The remaining 1,500 or so women had a unilateral prophylactic mastectomy after previously undergoing a mastectomy for cancer in the other breast.
Among the women who had bilateral mastectomy, 76 would have been expected to develop breast cancer over the 17 years of the study. However, only seven women actually did receive a diagnosis of breast cancer, a 91% reduction in risk.
The researchers arrived at the predicted figure by using the Gail model, which predicts the likelihood that a given woman will develop breast cancer based on various risk factors, including family history, age at menarche, age at first birth, and prior breast biopsies.
"The reduction in risk is seen in all family history groups," Dr. Hartmann said. "Those with no family history, those with some family history, and those with a very significant family history."
Two thirds of these women had some family history of breast cancer, most with a significant family history. The remaining third had no family history but had had numerous prior breast biopsies, sometimes with worrisome findings.
Researchers documented a similar phenomenon among women who underwent unilateral mastectomy. Of this group of roughly 1,500 women, only nine breast cancer cases have occurred so far. Dr. Hartmann noted that there is no comparable predictor to the Gail model for this group, but the numbers appear to be similar.
"Our findings of reduced breast cancer risk with prophylactic mastectomy are significant; however, they should not be taken as a universal recommendation for having this procedure," Dr. Hartmann said. "Rather, these data should contribute to a balanced discussion of the benefits and risks of various management strategies for individual women at high risk for breast cancer."
The Mayo study for the first time provides women and their physicians with definitive data about the effectiveness of this extreme surgery in high-risk cases. The report represents initial findings for the study, which is ongoing.
Other data are being collected on such aspects as the women's primary reasons for having the procedure, their expectations of their risk of breast cancer before and after the procedure, and the impact of the surgery on their self-esteem and body image.

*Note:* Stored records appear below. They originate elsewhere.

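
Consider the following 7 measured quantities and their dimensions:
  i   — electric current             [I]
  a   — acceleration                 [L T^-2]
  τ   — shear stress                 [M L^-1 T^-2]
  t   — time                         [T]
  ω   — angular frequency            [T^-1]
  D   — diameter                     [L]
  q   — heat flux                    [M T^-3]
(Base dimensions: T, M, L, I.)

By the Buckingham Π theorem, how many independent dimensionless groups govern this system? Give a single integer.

Exponent matrix [T,M,L,I] × [i,a,τ,t,ω,D,q]:
  T: [ 0 -2 -2  1 -1  0 -3]
  M: [ 0  0  1  0  0  0  1]
  L: [ 0  1 -1  0  0  1  0]
  I: [ 1  0  0  0  0  0  0]
Row reduction gives pivot columns i,a,τ,t; rank = 4
n=7, r=4 ⇒ 3 dimensionless groups

3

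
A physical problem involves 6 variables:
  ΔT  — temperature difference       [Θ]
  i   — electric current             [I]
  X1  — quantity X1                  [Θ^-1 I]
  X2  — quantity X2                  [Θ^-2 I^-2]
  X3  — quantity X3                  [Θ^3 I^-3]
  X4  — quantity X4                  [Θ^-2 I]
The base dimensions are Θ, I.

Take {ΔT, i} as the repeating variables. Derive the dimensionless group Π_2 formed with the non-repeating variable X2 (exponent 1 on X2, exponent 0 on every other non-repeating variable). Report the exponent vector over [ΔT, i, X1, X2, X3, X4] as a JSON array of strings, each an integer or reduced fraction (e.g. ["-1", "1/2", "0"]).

["2", "2", "0", "1", "0", "0"]

Exponent matrix [Θ,I] × [ΔT,i,X1,X2,X3,X4]:
  Θ: [ 1  0 -1 -2  3 -2]
  I: [ 0  1  1 -2 -3  1]
RREF → pivots at {ΔT,i} ⇒ r = 2
Pivot set = {ΔT,i}, free = {X1,X2,X3,X4}
RREF:
  r0: [   1    0   -1   -2    3   -2]
  r1: [   0    1    1   -2   -3    1]
Fix exponent of X2 at 1, X1 at 0, X3 at 0, X4 at 0; solve each RREF row for its pivot's exponent:
  r0: exp(ΔT) + (-2)·1 = 0 ⇒ exp(ΔT) = 2
  r1: exp(i) + (-2)·1 = 0 ⇒ exp(i) = 2
Π_2 = ΔT^2 · i^2 · X2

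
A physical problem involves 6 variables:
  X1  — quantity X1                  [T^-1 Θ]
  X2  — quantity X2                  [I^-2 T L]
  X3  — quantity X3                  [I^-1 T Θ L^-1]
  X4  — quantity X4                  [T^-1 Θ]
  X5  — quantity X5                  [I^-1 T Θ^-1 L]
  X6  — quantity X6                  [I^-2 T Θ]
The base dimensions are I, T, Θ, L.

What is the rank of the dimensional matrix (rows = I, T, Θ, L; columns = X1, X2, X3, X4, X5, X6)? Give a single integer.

3

Write exponents as rows I,T,Θ,L / cols X1,X2,X3,X4,X5,X6:
  I: [ 0 -2 -1  0 -1 -2]
  T: [-1  1  1 -1  1  1]
  Θ: [ 1  0  1  1 -1  1]
  L: [ 0  1 -1  0  1  0]
Echelon form has 3 nonzero rows (pivots: X1,X2,X3)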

Genetic testing, as it improves, should help physicians target women likely to benefit from this type of extreme intervention, if they choose it, Dr. Hartmann said. She also emphasized that genetic counseling is essential before this type of surgery can be contemplated.
"If a woman elects to proceed with the surgery, at least now we can give her some information about how effective it appears to be," she said. "But we recognize it is not a simple decision."